AFTER SCORING a grassroots victory last November by helping shut down a Beacon Hill hospital's environmentally hazardous incinerator, activists are back for another round. Now they're aiming at the root of the problem: the existence of toxic products inside the hospital.

The Community Coalition for Environmental Justice (CCEJ), a group powered by two staff members in the Central District, is butting heads again with the Veterans Affairs Medical Center (VA) in Beacon Hill over the use of medical equipment they claim leaks toxic chemicals.

CCEJ takes credit for shutting down the VA Hospital's incinerator last year in a grassroots effort to cut out dioxin -- a chemical associated with Vietnam-era Agent Orange. But now the hospital won't tell CCEJ what it's doing with the waste. So CCEJ is focusing on the hospital equipment that makes toxic waste in the first place. The group is knocking on doors in South Seattle to keep local pressure on the hospital to replace the potentially dangerous materials, polyvinyl chloride plastic (PVC) and mercury, used in such health care lifelines as IV bags and thermometers.

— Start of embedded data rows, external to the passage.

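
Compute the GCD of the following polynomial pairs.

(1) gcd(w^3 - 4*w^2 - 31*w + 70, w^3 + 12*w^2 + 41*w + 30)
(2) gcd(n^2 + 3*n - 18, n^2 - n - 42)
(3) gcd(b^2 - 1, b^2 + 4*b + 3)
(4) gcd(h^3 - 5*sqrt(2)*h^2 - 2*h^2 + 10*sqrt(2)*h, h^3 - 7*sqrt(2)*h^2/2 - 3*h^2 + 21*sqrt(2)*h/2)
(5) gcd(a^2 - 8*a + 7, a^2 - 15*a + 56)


(1) = w + 5
(2) = gcd((n - 3)*(n + 6), (n - 7)*(n + 6)) = n + 6
(3) = b + 1
(4) = h
(5) = a - 7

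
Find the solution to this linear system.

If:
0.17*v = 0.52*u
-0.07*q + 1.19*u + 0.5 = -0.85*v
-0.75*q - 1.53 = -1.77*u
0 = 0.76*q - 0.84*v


Then:
No Solution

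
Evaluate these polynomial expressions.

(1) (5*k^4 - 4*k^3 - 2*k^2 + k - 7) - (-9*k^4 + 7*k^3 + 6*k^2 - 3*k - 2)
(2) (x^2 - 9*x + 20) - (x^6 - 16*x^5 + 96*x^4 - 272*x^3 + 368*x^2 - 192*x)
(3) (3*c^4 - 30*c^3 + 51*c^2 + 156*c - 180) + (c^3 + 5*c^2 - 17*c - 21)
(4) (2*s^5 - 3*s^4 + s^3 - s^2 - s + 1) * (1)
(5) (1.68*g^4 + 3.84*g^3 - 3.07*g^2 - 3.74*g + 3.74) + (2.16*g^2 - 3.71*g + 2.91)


(1) = 14*k^4 - 11*k^3 - 8*k^2 + 4*k - 5
(2) = -x^6 + 16*x^5 - 96*x^4 + 272*x^3 - 367*x^2 + 183*x + 20
(3) = 3*c^4 - 29*c^3 + 56*c^2 + 139*c - 201
(4) = 2*s^5 - 3*s^4 + s^3 - s^2 - s + 1
(5) = 1.68*g^4 + 3.84*g^3 - 0.91*g^2 - 7.45*g + 6.65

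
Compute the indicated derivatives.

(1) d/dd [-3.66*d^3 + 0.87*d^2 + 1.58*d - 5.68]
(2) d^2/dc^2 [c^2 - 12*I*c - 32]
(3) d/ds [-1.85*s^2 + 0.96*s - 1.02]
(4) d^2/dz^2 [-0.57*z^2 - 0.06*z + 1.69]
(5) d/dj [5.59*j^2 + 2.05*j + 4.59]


(1) = -10.98*d^2 + 1.74*d + 1.58
(2) = 2
(3) = 0.96 - 3.7*s
(4) = -1.14000000000000
(5) = 11.18*j + 2.05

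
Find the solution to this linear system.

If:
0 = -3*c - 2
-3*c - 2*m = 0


Then:
c = -2/3
m = 1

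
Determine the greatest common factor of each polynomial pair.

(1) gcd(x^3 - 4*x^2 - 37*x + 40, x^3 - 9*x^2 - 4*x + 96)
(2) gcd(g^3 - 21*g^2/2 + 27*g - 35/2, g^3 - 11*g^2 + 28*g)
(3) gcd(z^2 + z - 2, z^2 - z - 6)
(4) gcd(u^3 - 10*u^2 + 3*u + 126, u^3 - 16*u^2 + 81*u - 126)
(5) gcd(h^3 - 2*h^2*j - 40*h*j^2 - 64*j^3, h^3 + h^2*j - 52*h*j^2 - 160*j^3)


(1) = x - 8
(2) = g - 7
(3) = z + 2
(4) = gcd((u - 7)*(u - 6)*(u + 3), (u - 7)*(u - 6)*(u - 3)) = u^2 - 13*u + 42
(5) = gcd((h - 8*j)*(h + 2*j)*(h + 4*j), (h - 8*j)*(h + 4*j)*(h + 5*j)) = h^2 - 4*h*j - 32*j^2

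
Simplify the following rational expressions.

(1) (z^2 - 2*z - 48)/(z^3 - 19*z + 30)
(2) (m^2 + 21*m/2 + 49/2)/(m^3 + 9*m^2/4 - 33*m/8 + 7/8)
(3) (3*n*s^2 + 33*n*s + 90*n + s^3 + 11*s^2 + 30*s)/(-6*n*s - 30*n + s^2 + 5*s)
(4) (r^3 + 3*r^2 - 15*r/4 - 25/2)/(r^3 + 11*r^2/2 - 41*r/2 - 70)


(1) = (z^2 - 2*z - 48)/(z^3 - 19*z + 30)
(2) = (4*m + 28)/(4*m^2 - 5*m + 1)
(3) = (3*n*s + 18*n + s^2 + 6*s)/(-6*n + s)
(4) = (2*r^2 + r - 10)/(2*r^2 + 6*r - 56)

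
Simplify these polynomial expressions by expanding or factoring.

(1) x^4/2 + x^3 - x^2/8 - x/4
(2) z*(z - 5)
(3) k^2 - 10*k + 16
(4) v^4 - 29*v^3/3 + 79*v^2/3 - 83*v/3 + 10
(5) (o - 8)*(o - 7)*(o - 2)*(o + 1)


(1) = x*(x/2 + 1/4)*(x - 1/2)*(x + 2)
(2) = z^2 - 5*z
(3) = (k - 8)*(k - 2)
(4) = (v - 6)*(v - 5/3)*(v - 1)^2
(5) = o^4 - 16*o^3 + 69*o^2 - 26*o - 112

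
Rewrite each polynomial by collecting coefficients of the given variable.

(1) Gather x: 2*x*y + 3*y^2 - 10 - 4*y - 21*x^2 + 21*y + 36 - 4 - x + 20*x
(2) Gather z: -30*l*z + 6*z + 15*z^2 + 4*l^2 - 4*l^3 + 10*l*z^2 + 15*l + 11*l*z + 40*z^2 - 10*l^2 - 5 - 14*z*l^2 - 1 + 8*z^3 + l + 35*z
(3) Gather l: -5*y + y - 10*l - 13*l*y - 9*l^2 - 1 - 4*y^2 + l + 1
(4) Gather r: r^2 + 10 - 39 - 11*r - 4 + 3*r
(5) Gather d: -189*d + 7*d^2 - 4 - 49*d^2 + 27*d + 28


(1) = -21*x^2 + x*(2*y + 19) + 3*y^2 + 17*y + 22
(2) = -4*l^3 - 6*l^2 + 16*l + 8*z^3 + z^2*(10*l + 55) + z*(-14*l^2 - 19*l + 41) - 6
(3) = -9*l^2 + l*(-13*y - 9) - 4*y^2 - 4*y
(4) = r^2 - 8*r - 33
(5) = -42*d^2 - 162*d + 24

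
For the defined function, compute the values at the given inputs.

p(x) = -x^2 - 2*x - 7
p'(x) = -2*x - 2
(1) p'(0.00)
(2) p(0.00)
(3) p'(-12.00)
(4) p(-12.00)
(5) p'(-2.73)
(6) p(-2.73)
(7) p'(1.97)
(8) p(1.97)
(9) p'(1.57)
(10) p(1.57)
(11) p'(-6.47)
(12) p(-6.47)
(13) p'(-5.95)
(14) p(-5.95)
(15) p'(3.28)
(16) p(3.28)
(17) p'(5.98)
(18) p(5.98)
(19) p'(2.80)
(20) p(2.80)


(1) = -2.00
(2) = -7.00
(3) = 22.00
(4) = -127.00
(5) = 3.46
(6) = -8.99
(7) = -5.94
(8) = -14.82
(9) = -5.14
(10) = -12.60
(11) = 10.94
(12) = -35.92
(13) = 9.90
(14) = -30.50
(15) = -8.56
(16) = -24.32
(17) = -13.96
(18) = -54.72
(19) = -7.60
(20) = -20.44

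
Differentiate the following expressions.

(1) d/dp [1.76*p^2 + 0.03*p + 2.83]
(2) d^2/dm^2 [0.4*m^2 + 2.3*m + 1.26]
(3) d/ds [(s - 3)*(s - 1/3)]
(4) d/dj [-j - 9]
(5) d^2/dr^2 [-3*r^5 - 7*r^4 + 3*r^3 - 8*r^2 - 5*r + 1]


(1) = 3.52*p + 0.03
(2) = 0.800000000000000
(3) = 2*s - 10/3
(4) = -1
(5) = -60*r^3 - 84*r^2 + 18*r - 16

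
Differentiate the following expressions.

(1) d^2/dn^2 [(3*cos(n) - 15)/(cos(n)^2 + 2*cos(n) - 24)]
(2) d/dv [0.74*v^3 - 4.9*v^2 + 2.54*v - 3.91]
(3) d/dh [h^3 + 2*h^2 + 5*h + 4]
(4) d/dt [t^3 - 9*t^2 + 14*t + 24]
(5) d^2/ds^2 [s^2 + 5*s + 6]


(1) = 3*(-9*(1 - cos(2*n))^2*cos(n)/4 + 11*(1 - cos(2*n))^2/2 - 671*cos(n)/2 + 233*cos(2*n) - 30*cos(3*n) + cos(5*n)/2 + 27)/((cos(n) - 4)^3*(cos(n) + 6)^3)
(2) = 2.22*v^2 - 9.8*v + 2.54
(3) = 3*h^2 + 4*h + 5
(4) = 3*t^2 - 18*t + 14
(5) = 2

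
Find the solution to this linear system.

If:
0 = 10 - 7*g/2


Then:
g = 20/7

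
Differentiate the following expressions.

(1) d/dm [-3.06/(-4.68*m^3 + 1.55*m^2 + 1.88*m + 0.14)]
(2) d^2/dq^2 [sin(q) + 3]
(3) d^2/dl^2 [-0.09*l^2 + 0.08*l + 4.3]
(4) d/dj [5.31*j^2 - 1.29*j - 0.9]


(1) = (-42.9624*m^2 + 9.486*m + 5.7528)/(-4.68*m^3 + 1.55*m^2 + 1.88*m + 0.14)^2
(2) = -sin(q)
(3) = -0.180000000000000
(4) = 10.62*j - 1.29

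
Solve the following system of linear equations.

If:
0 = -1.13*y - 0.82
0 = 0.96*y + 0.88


Then:
No Solution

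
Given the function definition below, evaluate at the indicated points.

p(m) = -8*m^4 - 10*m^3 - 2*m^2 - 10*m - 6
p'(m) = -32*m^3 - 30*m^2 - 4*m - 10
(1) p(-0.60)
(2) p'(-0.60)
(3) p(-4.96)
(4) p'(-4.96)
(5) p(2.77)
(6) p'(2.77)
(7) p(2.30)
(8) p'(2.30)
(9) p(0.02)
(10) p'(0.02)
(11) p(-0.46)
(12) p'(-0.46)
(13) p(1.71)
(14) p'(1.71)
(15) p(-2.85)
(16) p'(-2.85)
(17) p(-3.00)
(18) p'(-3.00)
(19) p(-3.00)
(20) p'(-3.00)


(1) = 0.40
(2) = -11.49
(3) = -3627.27
(4) = 3176.56
(5) = -732.57
(6) = -931.39
(7) = -385.12
(8) = -567.24
(9) = -6.20
(10) = -10.09
(11) = -1.21
(12) = -11.39
(13) = -147.35
(14) = -264.57
(15) = -290.05
(16) = 498.50
(17) = -372.00
(18) = 596.00
(19) = -372.00
(20) = 596.00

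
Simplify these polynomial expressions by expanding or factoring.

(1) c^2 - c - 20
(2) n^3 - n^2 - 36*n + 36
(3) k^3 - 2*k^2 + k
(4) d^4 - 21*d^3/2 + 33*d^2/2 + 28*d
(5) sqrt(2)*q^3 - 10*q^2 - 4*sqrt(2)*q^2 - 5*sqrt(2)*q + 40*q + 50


(1) = (c - 5)*(c + 4)
(2) = (n - 6)*(n - 1)*(n + 6)
(3) = k*(k - 1)^2
(4) = d*(d - 8)*(d - 7/2)*(d + 1)
(5) = (q - 5)*(q - 5*sqrt(2))*(sqrt(2)*q + sqrt(2))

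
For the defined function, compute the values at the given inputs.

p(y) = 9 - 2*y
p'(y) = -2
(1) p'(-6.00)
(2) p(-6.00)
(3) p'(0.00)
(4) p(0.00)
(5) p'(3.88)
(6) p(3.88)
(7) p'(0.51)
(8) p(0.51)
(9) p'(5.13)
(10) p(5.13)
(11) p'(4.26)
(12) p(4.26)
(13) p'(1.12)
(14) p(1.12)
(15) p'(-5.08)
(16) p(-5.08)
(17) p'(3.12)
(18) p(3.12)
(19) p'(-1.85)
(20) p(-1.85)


(1) = -2.00
(2) = 21.00
(3) = -2.00
(4) = 9.00
(5) = -2.00
(6) = 1.24
(7) = -2.00
(8) = 7.98
(9) = -2.00
(10) = -1.26
(11) = -2.00
(12) = 0.48
(13) = -2.00
(14) = 6.76
(15) = -2.00
(16) = 19.16
(17) = -2.00
(18) = 2.76
(19) = -2.00
(20) = 12.70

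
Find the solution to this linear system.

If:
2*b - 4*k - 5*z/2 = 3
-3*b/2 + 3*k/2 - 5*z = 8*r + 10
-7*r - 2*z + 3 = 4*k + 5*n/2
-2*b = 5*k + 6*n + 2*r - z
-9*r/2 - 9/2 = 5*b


Then:
b = -115380/51877
k = 19316/51877
n = -33988/51877
r = 76323/51877
z = -185462/51877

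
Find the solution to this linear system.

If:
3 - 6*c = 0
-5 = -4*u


Then:
c = 1/2
u = 5/4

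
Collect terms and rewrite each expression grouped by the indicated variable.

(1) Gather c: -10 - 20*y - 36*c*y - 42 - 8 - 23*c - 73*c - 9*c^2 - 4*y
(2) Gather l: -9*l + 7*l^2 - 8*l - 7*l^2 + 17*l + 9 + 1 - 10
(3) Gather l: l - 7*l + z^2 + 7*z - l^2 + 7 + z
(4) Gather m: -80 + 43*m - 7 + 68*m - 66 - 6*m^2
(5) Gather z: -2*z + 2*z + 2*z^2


(1) = -9*c^2 + c*(-36*y - 96) - 24*y - 60
(2) = 0
(3) = -l^2 - 6*l + z^2 + 8*z + 7
(4) = -6*m^2 + 111*m - 153
(5) = 2*z^2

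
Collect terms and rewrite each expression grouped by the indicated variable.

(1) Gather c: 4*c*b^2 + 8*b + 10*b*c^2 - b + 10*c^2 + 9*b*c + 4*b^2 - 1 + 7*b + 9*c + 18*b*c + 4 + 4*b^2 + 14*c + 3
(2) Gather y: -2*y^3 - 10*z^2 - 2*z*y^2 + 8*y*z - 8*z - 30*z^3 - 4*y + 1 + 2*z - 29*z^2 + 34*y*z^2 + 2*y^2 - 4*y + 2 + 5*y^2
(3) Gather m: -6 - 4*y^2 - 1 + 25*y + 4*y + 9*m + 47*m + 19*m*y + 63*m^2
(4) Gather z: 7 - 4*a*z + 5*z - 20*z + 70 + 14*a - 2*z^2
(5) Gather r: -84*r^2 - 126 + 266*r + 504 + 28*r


(1) = 8*b^2 + 14*b + c^2*(10*b + 10) + c*(4*b^2 + 27*b + 23) + 6
(2) = -2*y^3 + y^2*(7 - 2*z) + y*(34*z^2 + 8*z - 8) - 30*z^3 - 39*z^2 - 6*z + 3
(3) = 63*m^2 + m*(19*y + 56) - 4*y^2 + 29*y - 7
(4) = 14*a - 2*z^2 + z*(-4*a - 15) + 77
(5) = -84*r^2 + 294*r + 378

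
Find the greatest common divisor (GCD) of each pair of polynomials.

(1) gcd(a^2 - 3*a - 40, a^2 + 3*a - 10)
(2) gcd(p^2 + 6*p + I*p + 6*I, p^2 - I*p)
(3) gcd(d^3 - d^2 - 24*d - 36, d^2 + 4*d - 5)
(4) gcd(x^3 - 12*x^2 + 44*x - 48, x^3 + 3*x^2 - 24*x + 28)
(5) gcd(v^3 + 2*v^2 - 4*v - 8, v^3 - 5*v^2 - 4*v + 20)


(1) = gcd((a - 8)*(a + 5), (a - 2)*(a + 5)) = a + 5
(2) = gcd((p + 6)*(p + I), p*(p - I)) = 1
(3) = gcd((d - 6)*(d + 2)*(d + 3), (d - 1)*(d + 5)) = 1
(4) = x - 2
(5) = v^2 - 4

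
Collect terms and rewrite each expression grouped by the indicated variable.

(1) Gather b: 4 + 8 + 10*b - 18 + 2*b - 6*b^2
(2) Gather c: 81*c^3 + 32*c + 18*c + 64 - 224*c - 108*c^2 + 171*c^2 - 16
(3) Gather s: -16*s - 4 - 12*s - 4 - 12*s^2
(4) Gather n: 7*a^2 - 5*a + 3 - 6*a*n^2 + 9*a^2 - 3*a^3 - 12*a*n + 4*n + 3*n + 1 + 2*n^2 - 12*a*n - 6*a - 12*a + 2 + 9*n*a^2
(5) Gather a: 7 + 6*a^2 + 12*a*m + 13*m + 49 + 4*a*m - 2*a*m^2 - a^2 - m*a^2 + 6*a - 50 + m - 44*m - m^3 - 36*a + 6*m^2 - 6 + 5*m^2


(1) = -6*b^2 + 12*b - 6
(2) = 81*c^3 + 63*c^2 - 174*c + 48
(3) = -12*s^2 - 28*s - 8
(4) = -3*a^3 + 16*a^2 - 23*a + n^2*(2 - 6*a) + n*(9*a^2 - 24*a + 7) + 6
(5) = a^2*(5 - m) + a*(-2*m^2 + 16*m - 30) - m^3 + 11*m^2 - 30*m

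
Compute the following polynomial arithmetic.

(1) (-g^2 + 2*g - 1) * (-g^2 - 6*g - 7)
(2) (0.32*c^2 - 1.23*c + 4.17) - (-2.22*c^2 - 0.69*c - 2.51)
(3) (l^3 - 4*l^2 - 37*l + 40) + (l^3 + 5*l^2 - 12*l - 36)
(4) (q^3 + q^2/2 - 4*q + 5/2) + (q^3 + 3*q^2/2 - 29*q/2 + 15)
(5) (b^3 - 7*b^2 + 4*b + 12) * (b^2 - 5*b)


(1) = g^4 + 4*g^3 - 4*g^2 - 8*g + 7
(2) = 2.54*c^2 - 0.54*c + 6.68
(3) = 2*l^3 + l^2 - 49*l + 4
(4) = 2*q^3 + 2*q^2 - 37*q/2 + 35/2
(5) = b^5 - 12*b^4 + 39*b^3 - 8*b^2 - 60*b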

"These kinds of chemicals can cause cancer and nerve system disorders," says CCEJ staffer Kristine Wong. Wong has pressed for a meeting with hospital leaders, but "they haven't been responsive to us," she says.

CCEJ says research shows that standard IV bag material, PVC plastic, not only emits dioxin during production and disposal, but can also leak toxins during its intended use. With concerns like this in mind, King County and the Environmental Protection Agency hired consultant David Stitzhal to help look at alternatives. Although the final word is not yet in on whether PVC should be taken out of circulation, insiders like Stitzhal are convinced the material is dangerous. "Some of the research I'm seeing would make me hesitant to get an IV solution from a [PVC] IV bag," Stitzhal says.

But the Beacon Hill hospital wants to be left alone. The VA Hospital, part of a federally funded system of public hospitals serving veterans (there are more than 700,000 in Washington state), maintains this is not a local issue. "It's a manufacturing issue and a health and safety issue," says beleaguered hospital spokesperson Jeri Rowe. She adds that the hospital complies with federal standards, and has no independent authority to change its equipment-buying habits.

However, CCEJ and its national affiliate, Health Care Without Harm (HCWH), are not about to relent after racking up successes elsewhere. The agency has more than 240 member organizations (including CCEJ and the Washington Toxics Coalition), and has made deals with more than 100 hospitals, including two in Oregon, which have sworn off mercury.

HCWH co-coordinator and registered nurse Charlotte Brody thinks hospitals shouldn't wait for hazards to become illegal before fixing them. "We don't believe that the solution to everything is federal law," says Brody. "When we know how to do something smarter, cleaner, and safer, we'll do it."